The ASR-1000 uses Linux's built-in Kernel-based Virtual Machine (KVM), which isn't as well known as Xen and VMWare (probably because no one is pumping millions of dollars into it) but seems to have gained a following in the embedded space. Last week, Cisco competitor Riverbed launched a branch office accelerator that uses KVM to virtualize software from partners like Infoblox, and the plan is that it will eventually be able to run user-created apps.
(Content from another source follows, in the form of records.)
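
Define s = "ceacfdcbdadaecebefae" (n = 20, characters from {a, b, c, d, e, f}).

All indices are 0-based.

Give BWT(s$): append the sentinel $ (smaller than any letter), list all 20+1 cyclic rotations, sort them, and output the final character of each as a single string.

eedfdced$eabafaccabec

rank  rotation               last
    0  $ceacfdcbdadaecebefae  e
    1  acfdcbdadaecebefae$ce  e
    2  adaecebefae$ceacfdcbd  d
    3  ae$ceacfdcbdadaecebef  f
    4  aecebefae$ceacfdcbdad  d
    5  bdadaecebefae$ceacfdc  c
    6  befae$ceacfdcbdadaece  e
    7  cbdadaecebefae$ceacfd  d
    8  ceacfdcbdadaecebefae$  $
    9  cebefae$ceacfdcbdadae  e
   10  cfdcbdadaecebefae$cea  a
   11  dadaecebefae$ceacfdcb  b
   12  daecebefae$ceacfdcbda  a
   13  dcbdadaecebefae$ceacf  f
   14  e$ceacfdcbdadaecebefa  a
   15  eacfdcbdadaecebefae$c  c
   16  ebefae$ceacfdcbdadaec  c
   17  ecebefae$ceacfdcbdada  a
   18  efae$ceacfdcbdadaeceb  b
   19  fae$ceacfdcbdadaecebe  e
   20  fdcbdadaecebefae$ceac  c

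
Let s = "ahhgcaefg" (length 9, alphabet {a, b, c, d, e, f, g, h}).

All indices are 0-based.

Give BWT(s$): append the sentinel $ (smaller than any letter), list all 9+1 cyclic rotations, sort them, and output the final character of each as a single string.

gc$gaefhha

rank  rotation    last
    0  $ahhgcaefg  g
    1  aefg$ahhgc  c
    2  ahhgcaefg$  $
    3  caefg$ahhg  g
    4  efg$ahhgca  a
    5  fg$ahhgcae  e
    6  g$ahhgcaef  f
    7  gcaefg$ahh  h
    8  hgcaefg$ah  h
    9  hhgcaefg$a  a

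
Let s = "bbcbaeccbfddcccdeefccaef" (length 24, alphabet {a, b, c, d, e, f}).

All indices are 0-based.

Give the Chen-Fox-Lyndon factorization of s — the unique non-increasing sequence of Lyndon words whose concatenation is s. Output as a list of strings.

["bbc", "b", "aeccbfddcccdeefccaef"]

emit factor 1: 'bbc' (i=0, period=3)
emit factor 2: 'b' (i=3, period=1)
emit factor 3: 'aeccbfddcccdeefccaef' (i=4, period=20)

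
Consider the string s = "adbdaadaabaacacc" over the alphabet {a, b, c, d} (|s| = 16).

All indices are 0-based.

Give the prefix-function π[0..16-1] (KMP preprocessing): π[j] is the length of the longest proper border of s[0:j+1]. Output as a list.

π[0] = 0
j=1 s[j]='d': π[1]=0 (border '')
j=2 s[j]='b': π[2]=0 (border '')
j=3 s[j]='d': π[3]=0 (border '')
j=4 s[j]='a': π[4]=1 (border 'a')
j=5 s[j]='a': k: 1→0; π[5]=1 (border 'a')
j=6 s[j]='d': π[6]=2 (border 'ad')
j=7 s[j]='a': k: 2→0; π[7]=1 (border 'a')
j=8 s[j]='a': k: 1→0; π[8]=1 (border 'a')
j=9 s[j]='b': k: 1→0; π[9]=0 (border '')
j=10 s[j]='a': π[10]=1 (border 'a')
j=11 s[j]='a': k: 1→0; π[11]=1 (border 'a')
j=12 s[j]='c': k: 1→0; π[12]=0 (border '')
j=13 s[j]='a': π[13]=1 (border 'a')
j=14 s[j]='c': k: 1→0; π[14]=0 (border '')
j=15 s[j]='c': π[15]=0 (border '')

[0, 0, 0, 0, 1, 1, 2, 1, 1, 0, 1, 1, 0, 1, 0, 0]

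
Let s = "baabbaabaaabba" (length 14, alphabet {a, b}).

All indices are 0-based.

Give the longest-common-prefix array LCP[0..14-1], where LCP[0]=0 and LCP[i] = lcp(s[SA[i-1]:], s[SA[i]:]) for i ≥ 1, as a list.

rank→(start, suffix):
  0 → (13, 'a')
  1 → (8, 'aaabba')
  2 → (5, 'aabaaabba')
  3 → (9, 'aabba')
  4 → (1, 'aabbaabaaabba')
  5 → (6, 'abaaabba')
  6 → (10, 'abba')
  7 → (2, 'abbaabaaabba')
  8 → (12, 'ba')
  9 → (7, 'baaabba')
  10 → (4, 'baabaaabba')
  11 → (0, 'baabbaabaaabba')
  12 → (11, 'bba')
  13 → (3, 'bbaabaaabba')

SA = [13, 8, 5, 9, 1, 6, 10, 2, 12, 7, 4, 0, 11, 3]
rank  pair      lcp
   1  s[13:],s[8:]  1  'a'
   2  s[8:],s[5:]  2  'aa'
   3  s[5:],s[9:]  3  'aab'
   4  s[9:],s[1:]  5  'aabba'
   5  s[1:],s[6:]  1  'a'
   6  s[6:],s[10:]  2  'ab'
   7  s[10:],s[2:]  4  'abba'
   8  s[2:],s[12:]  0  ''
   9  s[12:],s[7:]  2  'ba'
  10  s[7:],s[4:]  3  'baa'
  11  s[4:],s[0:]  4  'baab'
  12  s[0:],s[11:]  1  'b'
  13  s[11:],s[3:]  3  'bba'

[0, 1, 2, 3, 5, 1, 2, 4, 0, 2, 3, 4, 1, 3]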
Cisco isn't going that far yet. Riverbed's accelerators are aimed at small offices (where they compete with Cisco's WAAS, the box that will run Windows), whereas the ASR is intended for much bigger corporate or carrier data centers. Right now, its virtualization just means multiple instances or versions of IOS XE. But with many of the networking startups that Cisco buys selling Linux-based appliances, KVM could make their technology much easier to assimilate.

Much of the value in high-end switches and routers comes from their custom hardware, which in the ASR's case means the QuantumFlow network processor – a new 40-core chip designed to handle 160 simultaneous threads.  Cisco doesn't usually bother to list chips' names or tout their features separately from the products they go in, so it's clearly impressed with the QuantumFlow.

The QuantumFlow itself doesn't run Linux or IOS – they're in the control plane, it's in the data plane – but it, too, is more open than the ASICs that Cisco has traditionally used in its switches and routers. It can be programmed in standard C, and it's designed to be upgradeable to support new services. But as with IOS, all that programming will be done by Cisco, not by users.